I'm trying to get the number of orders for different businesses
So, I have two tables:
Table1:
Order_Number | Order_Date | Store_ID | Customer_ID | Is_Valid |
---|---|---|---|---|
1 | 01-01-2020 | 55 | 25 | Valid |
2 | 24-05-2020 | 90 | 34 | Invalid |
3 | 03-09-2021 | 56 | 25 | Valid |
4 | 04-10-2021 | 210 | 100 | Invalid |
Table2:
Order_Number | Order_Date | Store_ID | Customer_ID | Is_Valid | Product | IIM |
---|---|---|---|---|---|---|
1 | 01-01-2020 | 55 | 25 | Valid | Coca-Cola | False |
1 | 01-01-2020 | 55 | 25 | Valid | some drink | False |
1 | 01-01-2020 | 55 | 25 | Valid | some drink | True |
1 | 01-01-2020 | 55 | 25 | Valid | some drink | True |
2 | 24-05-2020 | 90 | 34 | Invalid | some drink | False |
3 | 03-09-2021 | 56 | 25 | Valid | some drink | True |
3 | 03-09-2021 | 56 | 25 | Valid | some drink | True |
4 | 04-10-2021 | 210 | 100 | Invalid | some drink | True |
4 | 04-10-2021 | 210 | 100 | Invalid | some drink | False |
So table 2 is very similar to table 1, the difference is that in table 2, I have, for an order, a row created for each product that was in that order. Also, I have the IIM column, where if for an order there is at least one product where IIM = True, the entire order is considered IIM = True
Here comes my question/problem:
I want, in a single query, to get the number of orders where:
(Only taking into account valid orders)
To achieve this, I did this:
SELECT
yearmonth,
date_,
SUM(cant_store_25) AS cant_store_25,
SUM(cant_store_25_iim) AS cant_store_25_iim,
SUM(cant_store_plus) AS cant_store_plus,
SUM(cant_store_plus_iim) AS cant_store_plus_iim
FROM
(SELECT
yearmonth,
date_,
order_,
MAX(cant_store_25) AS cant_store_25,
MAX(cant_store_25_iim) AS cant_store_25_iim,
MAX(cant_store_plus) AS cant_store_plus,
MAX(cant_store_plus_iim) AS cant_store_plus_iim
FROM
(SELECT DISTINCT
t1.Order_Number AS order_,
t1.Order_Date::DATE AS date_,
YEAR(t1.Order_Date::DATE) * 100 + MONTH(t1.Order_Date::DATE) AS yearmonth,
CASE WHEN t1.Store_ID = 25 THEN 1 ELSE 0 END AS cant_store_25,
CASE WHEN t1.Store_ID = 25 AND IIM = TRUE THEN 1 ELSE 0 END AS cant_store_25_iim,
CASE WHEN t1.Store_ID NOT IN (1, 2, 3) THEN 1 ELSE 0 END AS cant_store_plus,
CASE WHEN t1.Store_ID NOT IN (1, 2, 3) AND IIM THEN 1 ELSE 0 END AS cant_store_plus_iim,
MAX(IIM) AS IIM_
FROM
Table1 t1
LEFT JOIN
Table2 t2 ON t1.Customer_ID = t2.Customer_ID AND t1.Order_Number = t2.Order_Number
WHERE
t1.Is_Valid = 'Valid'
GROUP BY
t1.Order_Number, date_, yearmonth, t1.Store_ID, IIM)
GROUP BY
1, 2, 3)
WHERE
yearmonth = 202208
GROUP BY
1, 2;
So is there a better way to achieve this? My database is small so this query works for me, but maybe I can improve several things to make it more efficient. Honestly, I'm new and I want to learn just in case in the future I have to work with larger databases :)

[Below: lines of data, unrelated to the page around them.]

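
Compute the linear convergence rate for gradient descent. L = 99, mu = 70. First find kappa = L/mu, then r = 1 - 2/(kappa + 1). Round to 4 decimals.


Step 1: Compute the condition number.
kappa = L/mu = 99/70 = 1.4143
Step 2: Compute the convergence rate.
r = 1 - 2/(kappa + 1) = 1 - 2*mu/(L + mu) = (L - mu)/(L + mu) = 29/169 = 0.1716


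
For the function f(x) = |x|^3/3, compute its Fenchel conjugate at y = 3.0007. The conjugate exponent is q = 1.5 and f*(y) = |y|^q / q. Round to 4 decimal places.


The conjugate exponent q satisfies 1/p + 1/q = 1.
p = 3, so q = 3/(3 - 1) = 1.5
|y|^q = 3.0007^1.5 = 5.198
f*(3.0007) = 5.198 / 1.5 = 3.4653


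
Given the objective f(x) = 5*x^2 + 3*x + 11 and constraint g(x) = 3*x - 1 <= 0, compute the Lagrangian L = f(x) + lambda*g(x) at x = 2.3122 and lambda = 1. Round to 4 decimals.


Step 1: Evaluate f(x).
f(2.3122) = 5*2.3122^2 + 3*2.3122 + 11 = 44.6679
Step 2: Evaluate g(x).
g(2.3122) = 3*2.3122 - 1 = 5.9366
Step 3: Compute Lagrangian.
L = 44.6679 + 1*5.9366 = 50.6045


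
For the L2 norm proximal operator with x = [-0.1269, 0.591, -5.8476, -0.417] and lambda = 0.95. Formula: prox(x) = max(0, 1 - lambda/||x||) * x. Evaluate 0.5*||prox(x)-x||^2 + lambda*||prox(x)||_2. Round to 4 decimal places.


Step 1: Compute ||x||.
||x|| = 5.8935
Step 2: Compute scaling factor.
scale = max(0, 1 - 0.95/5.8935) = 0.8388
Step 3: prox(x) = [-0.1064, 0.4957, -4.905, -0.3498]
||prox(x)|| = 4.9435
Step 4: Proximal objective.
0.5*||prox-x||^2 = 0.4513
lambda*||prox|| = 4.6963
Total = 5.1476


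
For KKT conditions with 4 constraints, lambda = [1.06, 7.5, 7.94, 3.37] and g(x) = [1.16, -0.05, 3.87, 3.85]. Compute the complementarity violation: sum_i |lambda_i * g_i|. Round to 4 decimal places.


KKT complementary slackness check:
lambda_1 * g_1 = 1.06 * 1.16 = 1.2296
lambda_2 * g_2 = 7.5 * -0.05 = -0.375
lambda_3 * g_3 = 7.94 * 3.87 = 30.7278
lambda_4 * g_4 = 3.37 * 3.85 = 12.9745
Total violation = 1.2296 + 0.375 + 30.7278 + 12.9745 = 45.3069


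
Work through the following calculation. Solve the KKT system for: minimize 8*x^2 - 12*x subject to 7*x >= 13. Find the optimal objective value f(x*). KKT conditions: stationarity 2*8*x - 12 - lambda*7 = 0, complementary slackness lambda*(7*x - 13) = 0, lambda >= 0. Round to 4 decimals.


Step 1: Try lambda = 0 (constraint inactive).
x_unc = 12/(2*8) = 0.75
Check: 7*0.75 = 5.25 < 13 -- violated!
Step 2: Constraint must be active: 7*x = 13
x* = 13/7 = 1.8571 (rounded; the exact value 13/7 is used below)
lambda = (2*8*(13/7) - 12)/7 = 2.5306
Step 3: Compute optimal value.
f(x*) = 8*(13/7)^2 - 12*(13/7) = 5.3061


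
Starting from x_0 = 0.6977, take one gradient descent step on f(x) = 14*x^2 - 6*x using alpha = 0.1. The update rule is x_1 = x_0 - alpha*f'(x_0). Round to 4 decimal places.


We compute the gradient at x_0 and apply the update.
f'(x) = 28*x - 6
f'(0.6977) = 28*0.6977 - 6 = 13.5356
x_1 = 0.6977 - 0.1*13.5356 = -0.6559


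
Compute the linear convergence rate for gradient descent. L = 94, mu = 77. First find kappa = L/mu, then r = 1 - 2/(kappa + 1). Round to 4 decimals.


Step 1: Compute the condition number.
kappa = L/mu = 94/77 = 1.2208
Step 2: Compute the convergence rate.
r = 1 - 2/(kappa + 1) = 1 - 2*mu/(L + mu) = (L - mu)/(L + mu) = 17/171 = 0.0994


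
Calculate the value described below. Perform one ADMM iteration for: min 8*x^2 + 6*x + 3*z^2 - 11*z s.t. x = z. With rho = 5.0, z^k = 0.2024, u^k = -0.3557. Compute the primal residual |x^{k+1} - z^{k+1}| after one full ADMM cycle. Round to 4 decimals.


ADMM iteration with rho = 5.0, z^k = 0.2024, u^k = -0.3557
Step 1: x-update.
Minimize 8*x^2 + 6*x + (5.0/2)*(x - 0.2024 - 0.3557)^2
FOC: (2*8 + 5.0)*x = -6 + 5.0*(0.2024 + 0.3557)
x^{k+1} = -0.1528
Step 2: z-update.
Minimize 3*z^2 - 11*z + (5.0/2)*(-0.1528 - z - 0.3557)^2
FOC: (2*3 + 5.0)*z = 11 + 5.0*(-0.1528 - 0.3557)
z^{k+1} = 0.7688
Step 3: u-update.
u^{k+1} = -0.3557 - 0.1528 - 0.7688 = -1.2774
Step 4: Primal residual = |-0.1528 - 0.7688| = 0.9217


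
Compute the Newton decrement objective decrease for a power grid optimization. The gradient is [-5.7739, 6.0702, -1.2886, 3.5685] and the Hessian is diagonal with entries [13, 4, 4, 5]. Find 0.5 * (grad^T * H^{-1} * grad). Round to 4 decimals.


Step 1: H is diagonal, so H^(-1) * g = [-0.4441, 1.5176, -0.3222, 0.7137].
Step 2: g^T H^(-1) g = sum_i g_i^2 / H_ii
  = (-5.7739)^2/13 + (6.0702)^2/4 + (-1.2886)^2/4 + (3.5685)^2/5
  = 2.5645 + 9.2118 + 0.4151 + 2.5468 = 14.7382
Step 3: Objective decrease = 0.5 * g^T H^(-1) g = 7.3691


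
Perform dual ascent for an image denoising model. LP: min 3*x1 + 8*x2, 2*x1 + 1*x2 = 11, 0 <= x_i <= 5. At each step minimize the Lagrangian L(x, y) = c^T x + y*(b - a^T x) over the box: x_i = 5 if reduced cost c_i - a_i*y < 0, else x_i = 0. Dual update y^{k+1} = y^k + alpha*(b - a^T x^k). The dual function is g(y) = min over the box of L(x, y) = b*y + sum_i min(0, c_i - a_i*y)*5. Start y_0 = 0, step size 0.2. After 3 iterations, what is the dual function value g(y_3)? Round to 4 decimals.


Dual ascent for LP: min 3*x1 + 8*x2, 2*x1 + 1*x2 = 11, 0 <= x_i <= 5
Step 1: y^k = 0.0, reduced costs: (3.0, 8.0)
  x^k = (0.0, 0.0), subgradient = b - a^T x = 11.0
  y^{k+1} = 0.0 + 0.2*11.0 = 2.2
Step 2: y^k = 2.2, reduced costs: (-1.4, 5.8)
  x^k = (5.0, 0.0), subgradient = b - a^T x = 1.0
  y^{k+1} = 2.2 + 0.2*1.0 = 2.4
Step 3: y^k = 2.4, reduced costs: (-1.8, 5.6)
  x^k = (5.0, 0.0), subgradient = b - a^T x = 1.0
  y^{k+1} = 2.4 + 0.2*1.0 = 2.6
Dual objective at y_3 = 2.6: reduced costs (-2.2, 5.4), box minimizer x = (5.0, 0.0)
g(y_3) = b*y + (c1 - a1*y)*x1 + (c2 - a2*y)*x2 = 11*2.6 + (-2.2)*5.0 + 5.4*0.0 = 28.6 - 11.0 + 0.0 = 17.6


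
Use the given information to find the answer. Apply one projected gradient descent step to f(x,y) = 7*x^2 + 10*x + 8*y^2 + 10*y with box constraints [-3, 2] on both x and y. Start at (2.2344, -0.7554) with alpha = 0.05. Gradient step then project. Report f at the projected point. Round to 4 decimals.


Step 1: Compute gradient at (2.2344, -0.7554).
grad_x = 2*7*2.2344 + 10 = 41.2816
grad_y = 2*8*-0.7554 + 10 = -2.0864
Step 2: Gradient step.
x_raw = 2.2344 - 0.05*41.2816 = 0.1703
y_raw = -0.7554 - 0.05*-2.0864 = -0.6511
Step 3: Project onto [-3, 2].
x_proj = clip(0.1703) = 0.1703
y_proj = clip(-0.6511) = -0.6511
Step 4: Evaluate f.
f(0.1703, -0.6511) = -1.2133


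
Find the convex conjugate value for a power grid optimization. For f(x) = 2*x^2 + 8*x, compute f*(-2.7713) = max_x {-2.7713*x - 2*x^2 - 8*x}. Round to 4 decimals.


f*(y) = sup_x {y*x - a*x^2 - b*x} = sup_x {(y-b)*x - a*x^2}
FOC: (y - b) - 2a*x = 0 => x* = (y - b)/(2a)
x* = (-2.7713 - 8)/(2*2) = -2.6928
f*(-2.7713) = (y-b)^2/(4a) = (-2.7713 - 8)^2/(4*2)
= 116.0209/8 = 14.5026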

I don't know if it's relevant, but I use Snowflake
Thanks!
Difficult to check but the first query and subquery can be done with something simpler like the following:
SELECT t1.Order_Number AS order_,
t1.Order_Date::DATE AS date_,
MAX(CASE WHEN t1.Store_ID = 25 THEN 1 ELSE 0 END) AS cant_store_25,
MAX(CASE WHEN t1.Store_ID = 25 AND IIM = TRUE THEN 1 ELSE 0 END) AS cant_store_25_iim,
MAX(CASE WHEN t1.Store_ID NOT IN (1, 2, 3) THEN 1 ELSE 0 END) AS cant_store_plus,
MAX(CASE WHEN t1.Store_ID NOT IN (1, 2, 3) AND IIM THEN 1 ELSE 0 END) AS cant_store_plus_iim
FROM Table1 t1
LEFT JOIN Table2 t2
ON t1.Customer_ID = t2.Customer_ID
AND t1.Order_Number = t2.Order_Number
WHERE t1.Is_Valid = 'Valid'
AND YEAR(t1.Order_Date::DATE) = 2022
AND MONTH(t1.Order_Date::DATE) = 8
GROUP BY t1.Order_Number
,date_
and then the outer one will just SUM
the data. The main idea is that you can calculate the conditions for each order earlies applying the MAX
function. The good part is we do not need a DISTINCT
as we are grouping.
Also, I have remove MAX(IIM) AS IIM_
as it is not used, and add the year-month filtering earlier. As you are filtering for particular year-month, there is no point to calculate all the data and then get only its.